The storytelling in the book is astounding. A particularly remarkable chapter is the one where the author describes how the plague reached England, telling the story through the eyes of every subsequent creature that the fleas carrying the disease spread to, from a circus monkey to a cabin boy to the cats on a ship to a glass merchant in Venice. I have never seen such an engaging way to describe the outbreak of a contagion. Her words wash over you and you luxuriate in their warm surf - mesmerized by how they sound, their intimacy, their lucidity, and their richness. She describes things so minutely, so musically that you reread her sentences not because they are obscure but because you want to enjoy them again and again. You slow down to savor them, like you might slow down when eating ice cream, taking the tiniest morsel of the dessert at a time with the tip of your spoon, letting the creaminess and the flavors reveal themselves one by one, and melt over your tongue. I had several sentences in the book that I savored just like that:
"Just the creaking of beams expanding gently in the sun, the sigh of air passing under doors, between rooms, the swish of linen drapes, the crack of the fire, the indefinable noise of a house at rest, empty."
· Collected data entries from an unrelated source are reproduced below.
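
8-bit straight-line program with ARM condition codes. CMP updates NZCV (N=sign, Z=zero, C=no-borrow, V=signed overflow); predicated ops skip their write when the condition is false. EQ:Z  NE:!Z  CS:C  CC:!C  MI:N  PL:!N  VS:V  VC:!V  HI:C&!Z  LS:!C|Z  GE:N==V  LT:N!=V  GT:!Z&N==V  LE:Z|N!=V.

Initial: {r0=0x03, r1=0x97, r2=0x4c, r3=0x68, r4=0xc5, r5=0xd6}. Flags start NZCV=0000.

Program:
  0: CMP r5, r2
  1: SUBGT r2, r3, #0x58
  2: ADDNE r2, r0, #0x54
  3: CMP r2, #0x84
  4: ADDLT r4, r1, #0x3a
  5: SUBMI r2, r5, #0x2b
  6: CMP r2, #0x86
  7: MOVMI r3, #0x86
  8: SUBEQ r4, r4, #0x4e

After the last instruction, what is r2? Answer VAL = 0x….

VAL = 0xab

0: ✓ CMP  NZCV=1010
1: · SUBGT
2: ✓ ADDNE  r2←0x57
3: ✓ CMP  NZCV=1001
4: · ADDLT
5: ✓ SUBMI  r2←0xab
6: ✓ CMP  NZCV=0010
7: · MOVMI
8: · SUBEQ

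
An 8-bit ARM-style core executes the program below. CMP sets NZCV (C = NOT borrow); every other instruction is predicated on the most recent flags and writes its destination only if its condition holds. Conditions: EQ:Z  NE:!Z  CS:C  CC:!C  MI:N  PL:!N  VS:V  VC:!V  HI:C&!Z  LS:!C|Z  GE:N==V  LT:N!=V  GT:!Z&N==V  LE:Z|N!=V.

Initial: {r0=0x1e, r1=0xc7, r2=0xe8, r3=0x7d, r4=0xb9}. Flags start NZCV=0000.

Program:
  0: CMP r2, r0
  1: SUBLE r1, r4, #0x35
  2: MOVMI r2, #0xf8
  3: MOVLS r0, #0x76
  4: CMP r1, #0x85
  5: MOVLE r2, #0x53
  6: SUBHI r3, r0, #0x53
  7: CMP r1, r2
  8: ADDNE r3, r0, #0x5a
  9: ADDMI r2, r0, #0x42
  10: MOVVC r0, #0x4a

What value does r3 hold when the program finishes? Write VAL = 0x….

[0] flags=1010 → (cmp)
[1] flags=1010 LE?T → r1=0x84
[2] flags=1010 MI?T → r2=0xf8
[3] flags=1010 LS?F → skip
[4] flags=1000 → (cmp)
[5] flags=1000 LE?T → r2=0x53
[6] flags=1000 HI?F → skip
[7] flags=0011 → (cmp)
[8] flags=0011 NE?T → r3=0x78
[9] flags=0011 MI?F → skip
[10] flags=0011 VC?F → skip

VAL = 0x78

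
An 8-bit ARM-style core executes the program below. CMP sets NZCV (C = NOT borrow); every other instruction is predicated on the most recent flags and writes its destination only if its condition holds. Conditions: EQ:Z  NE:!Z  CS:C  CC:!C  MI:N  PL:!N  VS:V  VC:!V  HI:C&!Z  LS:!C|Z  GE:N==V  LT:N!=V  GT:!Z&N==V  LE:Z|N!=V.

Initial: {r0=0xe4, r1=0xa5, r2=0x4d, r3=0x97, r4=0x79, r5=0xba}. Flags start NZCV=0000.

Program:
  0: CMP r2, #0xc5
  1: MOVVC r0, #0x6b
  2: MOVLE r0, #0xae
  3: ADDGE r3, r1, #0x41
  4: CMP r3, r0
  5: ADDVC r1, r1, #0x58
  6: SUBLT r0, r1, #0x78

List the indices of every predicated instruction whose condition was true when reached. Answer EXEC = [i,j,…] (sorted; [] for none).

[0] flags=1001 → (cmp)
[1] flags=1001 VC?F → skip
[2] flags=1001 LE?F → skip
[3] flags=1001 GE?T → r3=0xe6
[4] flags=0010 → (cmp)
[5] flags=0010 VC?T → r1=0xfd
[6] flags=0010 LT?F → skip

EXEC = [3,5]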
"The child is rapt, miniature hands scrolled into themselves, like the shells of snails"
"He huddles into himself as he sits on the hard board of the boat, watching the river, the sliding by of the houses, the dip and sway of lights on other vessels, the shoulders of the boatman as he wrestles the craft through trickier currents, the dripping lift of the oars, the white scarf of breath that streams from his mouth."
Windows shudder in winds, church bells tremble, feet clatter on flagstones, houses whistle with draughts of air. The book was truly a symphony of words. After reading it, I began to pay closer attention to the mundane things around me. How pale the green grape I was eating was. How, with every one of my bites, my teeth pierced their skin and the sweetness burst all at once into my mouth. How pale and thin the coconut milk that I swirled into my coffee was. Things that often escape my attention and that I began to appreciate more.
Reading fiction has that effect on you. Superficially, it is much like binge-watching a series on your streaming service. It is entertaining, and it can help you to escape into other people's stories. But it is more than the passive viewing of TV.
And in some wonderful creations like Hamnet, you lose yourself in the words, words that feel as intoxicating and delicate as fine red wine. Hamnet was indeed a riveting read. I highly recommend it. But more that, I highly recommend immersing yourself in good fiction this winter.